Industry reaction has been split between playful skepticism and cautious curiosity. Several outlets note the offer reads like a public negotiation opener rather than a formal filing, but also highlight that McFarlane followed up with a practical direction of travel: community empowerment, including making servers publicly hostable so the game could outlive official corporate support.
The strategic subtext is hard to ignore. New World is a recognizable brand with a built world, an established player base, and years of live service learnings already baked in. For a studio like Facepunch, which has proven it can run durable games for the long haul, an acquisition would be less about building a new MMO from scratch and more about replatforming operations around what Facepunch does best: creator driven longevity, tooling, and community led sustainment. Whether that model cleanly maps onto a theme park MMO is the core risk, since ongoing content cadence and backend live operations are resource heavy in ways that differ from sandbox driven ecosystems.
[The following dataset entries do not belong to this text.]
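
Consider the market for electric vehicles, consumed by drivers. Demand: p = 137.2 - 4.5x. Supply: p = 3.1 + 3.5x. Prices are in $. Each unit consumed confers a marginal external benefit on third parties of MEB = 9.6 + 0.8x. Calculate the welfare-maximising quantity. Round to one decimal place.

Social marginal benefit = demand + MEB = 146.8 - 3.7x.
Set SMB = MC: 146.8 - 3.7x = 3.1 + 3.5x → x* = 19.9583.

x* = 20.0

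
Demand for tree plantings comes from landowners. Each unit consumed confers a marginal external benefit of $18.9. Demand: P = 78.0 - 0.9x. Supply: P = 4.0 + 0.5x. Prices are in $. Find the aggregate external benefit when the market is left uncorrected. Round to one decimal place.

$999.0

Market equilibrium (private): 4.0 + 0.5x = 78.0 - 0.9x → x_m = 52.8571.
Total external benefit = MEB × x_m = 18.9 × 52.8571 = 998.9992.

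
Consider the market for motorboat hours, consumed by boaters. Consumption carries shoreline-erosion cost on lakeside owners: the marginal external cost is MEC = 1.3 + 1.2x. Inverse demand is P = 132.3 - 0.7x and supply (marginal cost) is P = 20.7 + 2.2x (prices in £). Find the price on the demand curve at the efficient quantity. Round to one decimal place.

Social marginal benefit = demand − MEC = 131.0 - 1.9x.
Set SMB = MC: 131.0 - 1.9x = 20.7 + 2.2x → x* = 26.9024.
Consumer price on the demand curve at x*: 132.3 − 0.7×26.9024 = 113.4683.

P = £113.5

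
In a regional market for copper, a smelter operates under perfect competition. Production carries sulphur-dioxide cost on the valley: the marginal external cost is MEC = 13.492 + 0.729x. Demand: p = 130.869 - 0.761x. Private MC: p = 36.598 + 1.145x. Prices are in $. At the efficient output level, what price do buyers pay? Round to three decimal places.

P = $107.540

Social marginal cost = private MC + MEC = 50.090 + 1.874x.
Set SMC = demand: 50.090 + 1.874x = 130.869 - 0.761x → x* = 30.6562.
Consumer price on the demand curve at x*: 130.869 − 0.761×30.6562 = 107.5396.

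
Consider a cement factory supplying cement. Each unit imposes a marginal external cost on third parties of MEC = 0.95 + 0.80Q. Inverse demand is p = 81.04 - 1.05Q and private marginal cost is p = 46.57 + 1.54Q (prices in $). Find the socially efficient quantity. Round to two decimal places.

Q* = 9.89

Social marginal cost = private MC + MEC = 47.52 + 2.34Q.
Set SMC = demand: 47.52 + 2.34Q = 81.04 - 1.05Q → Q* = 9.8879.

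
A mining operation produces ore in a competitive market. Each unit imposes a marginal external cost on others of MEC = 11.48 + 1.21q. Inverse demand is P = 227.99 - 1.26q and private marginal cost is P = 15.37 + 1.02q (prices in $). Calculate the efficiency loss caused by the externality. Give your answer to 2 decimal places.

Market equilibrium (private): 15.37 + 1.02q = 227.99 - 1.26q → q_m = 93.2544.
Social marginal cost = private MC + MEC = 26.85 + 2.23q.
Set SMC = demand: 26.85 + 2.23q = 227.99 - 1.26q → q* = 57.6332.
Between q* and q_m the wedge SMC − demand runs linearly from 0 to MEC(q_m), so the loss is a triangle.
DWL = ½ × 35.6212 × 124.3178 = 2214.1746.

DWL = $2214.17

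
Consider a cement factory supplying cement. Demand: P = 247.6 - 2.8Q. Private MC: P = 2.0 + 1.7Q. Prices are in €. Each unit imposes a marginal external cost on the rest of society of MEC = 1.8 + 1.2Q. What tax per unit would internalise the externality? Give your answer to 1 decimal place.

Social marginal cost = private MC + MEC = 3.8 + 2.9Q.
Set SMC = demand: 3.8 + 2.9Q = 247.6 - 2.8Q → Q* = 42.7719.
The Pigouvian tax equals MEC at Q*: 1.8 + 1.2×42.7719 = 53.1263.

tax = €53.1 per unit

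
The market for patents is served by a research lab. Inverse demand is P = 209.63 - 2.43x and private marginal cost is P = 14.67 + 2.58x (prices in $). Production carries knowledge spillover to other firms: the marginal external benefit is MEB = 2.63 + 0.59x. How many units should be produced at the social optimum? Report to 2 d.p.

Social marginal cost = private MC − MEB = 12.04 + 1.99x.
Set SMC = demand: 12.04 + 1.99x = 209.63 - 2.43x → x* = 44.7036.

x* = 44.70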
There is also precedent that Amazon is willing to divest game assets under the right circumstances. In late 2025, Ubisoft announced it would acquire the Amazon Games Montréal team and the in development MOBA March of Giants, showing that Amazon can choose exit routes beyond simply sunsetting projects outright.
For now, Amazon has not signaled interest in selling New World, and the shutdown date remains the only concrete operational milestone. But the public 25,000,000$ offer has already changed the narrative into one key question: does Amazon want a clean shutdown, or a reputationally cleaner transfer that lets the community keep Aeternum alive under a new operator.
What would you rather see for New World: a community hosted future under a new owner, or a final year with an official goodbye tour before the lights go out on January 31, 2027?